AP State Syllabus AP Board 9th Class Maths Solutions Chapter 8 Quadrilaterals Ex 8.2 Textbook Questions and Answers.
AP State Syllabus 9th Class Maths Solutions 8th Lesson Quadrilaterals Exercise 8.2
Question 1.
In the given figure ABCD is a parallelogram. ABEF is a rectangle. Show that ΔAFD ≅ ΔBEC
Solution:
Given that □ABCD is a parallelogram.
□ABEF is a rectangle.
In ΔAFD and ΔBEC
AF = BE ( ∵ opp. sides of rectangle □ABEF)
AD = BC (∵ opp. sides of //gm □ABCD)
DF = CE (∵ AB = DC = DE + EC , AB = EF = DE + DF)
∴ ΔAFD ≅ ΔBEC (SSS congruence)
Question 2.
Show that the diagonals of a rhombus divide it into four congruent triangles.
Solution:
□ABCD is a rhombus.
Let AC and BD meet at O’.
In ΔAOB and ΔCOD
∠OAB = ∠OCD (alt.int. angles)
AB = CD (def. of rhombus)
∠OBA = ∠ODC ………………….(1) (alt. int. angles)
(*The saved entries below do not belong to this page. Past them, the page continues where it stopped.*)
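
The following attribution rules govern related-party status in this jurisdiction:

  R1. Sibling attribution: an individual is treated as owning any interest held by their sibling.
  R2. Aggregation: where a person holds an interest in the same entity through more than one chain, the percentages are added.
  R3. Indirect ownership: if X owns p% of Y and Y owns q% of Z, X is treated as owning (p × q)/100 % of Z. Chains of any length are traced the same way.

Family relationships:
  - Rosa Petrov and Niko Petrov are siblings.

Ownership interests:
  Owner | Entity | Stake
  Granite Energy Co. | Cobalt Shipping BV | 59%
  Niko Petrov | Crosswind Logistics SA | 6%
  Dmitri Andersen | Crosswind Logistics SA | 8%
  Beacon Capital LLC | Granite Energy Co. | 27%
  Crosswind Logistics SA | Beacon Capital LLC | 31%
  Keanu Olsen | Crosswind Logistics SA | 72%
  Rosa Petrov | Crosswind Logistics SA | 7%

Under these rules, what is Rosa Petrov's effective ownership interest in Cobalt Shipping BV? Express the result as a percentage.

By sibling attribution (R1), Rosa Petrov is treated as also owning Niko Petrov's interest in Crosswind Logistics SA, giving 7% + 6% = 13%.
Chain via Crosswind Logistics SA → Beacon Capital LLC → Granite Energy Co. (R3): 13% × 31% × 27% × 59% = 0.641979% of Cobalt Shipping BV.

0.641979%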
∴ ΔAOB ≅ ΔCOD (ASA congruence)
Thus AO = OC (CPCT)
Also ΔAOD ≅ ΔCOD …………..(2)
[ ∵ AO = OC; AD = CD; OD = OD SSS congruence]
Similarly we can prove
ΔAOD ≅ ΔCOB ……………. (3)
From (1), (2) and (3) we have
ΔAOB ≅ ΔBOC ≅ ΔCOD ≅ ΔAOD
∴ Diagonals of a rhombus divide it into four congruent triangles.
Question 3.
In a quadrilateral ABCD, the bisector of ∠C and ∠D intersect at O. Prove that ∠COD = \(\frac{1}{2}\) (∠A + ∠B) .
(OR)
In a quadrilateral ABCD, the bisectors of ∠A and ∠B are intersects at ‘O’ then prove that ∠AOB = \(\frac{1}{2}\) (∠C + ∠D)
Solution:
In a quadrilateral □ABCD
∠A + ∠B + ∠C + ∠D = 360°
(angle sum property)
∠C + ∠D = 360° – (∠A + ∠B)
\(\frac{1}{2}\) (∠C + ∠D) = 180 – \(\frac{1}{2}\) (∠A + ∠B) ………….. (1)
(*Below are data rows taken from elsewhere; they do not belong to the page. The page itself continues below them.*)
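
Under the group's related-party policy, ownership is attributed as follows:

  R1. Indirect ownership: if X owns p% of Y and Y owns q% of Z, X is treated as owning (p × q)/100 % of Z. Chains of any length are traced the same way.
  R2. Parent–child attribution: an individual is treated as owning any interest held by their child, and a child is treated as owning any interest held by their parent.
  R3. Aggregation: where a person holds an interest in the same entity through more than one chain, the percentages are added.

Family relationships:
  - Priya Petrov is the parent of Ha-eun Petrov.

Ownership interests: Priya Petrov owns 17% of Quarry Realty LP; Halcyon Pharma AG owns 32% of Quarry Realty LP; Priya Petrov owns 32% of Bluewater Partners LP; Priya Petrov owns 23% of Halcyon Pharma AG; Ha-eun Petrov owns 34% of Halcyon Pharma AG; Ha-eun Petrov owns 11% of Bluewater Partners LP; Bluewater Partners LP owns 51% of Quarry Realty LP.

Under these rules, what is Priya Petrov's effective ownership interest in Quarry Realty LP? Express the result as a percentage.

57.17%

By parent–child attribution (R2), Priya Petrov is treated as also owning Ha-eun Petrov's interest in Halcyon Pharma AG, giving 23% + 34% = 57%.
By parent–child attribution (R2), Priya Petrov is treated as also owning Ha-eun Petrov's interest in Bluewater Partners LP, giving 32% + 11% = 43%.
Chain via Halcyon Pharma AG (R1): 57% × 32% = 18.24% of Quarry Realty LP.
Chain via Bluewater Partners LP (R1): 43% × 51% = 21.93% of Quarry Realty LP.
Direct interest in Quarry Realty LP: 17%.
Aggregating (R3): 18.24% + 21.93% + 17% = 57.17%.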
(∵ dividing both sides by 2) .
But in ΔCOD
\(\frac{1}{2}\)∠C + \(\frac{1}{2}\)∠D + ∠COD = 180°
\(\frac{1}{2}\)∠C + \(\frac{1}{2}\)∠D = 180° – ∠COD
∴\(\frac{1}{2}\)(∠C +∠D) = 180° -∠COD………….(2)
From (1) and (2);
180° – ∠COD = 180° – \(\frac{1}{2}\) (∠A + ∠B)
∴ ∠COD = \(\frac{1}{2}\) (∠A + ∠B)
Hence proved.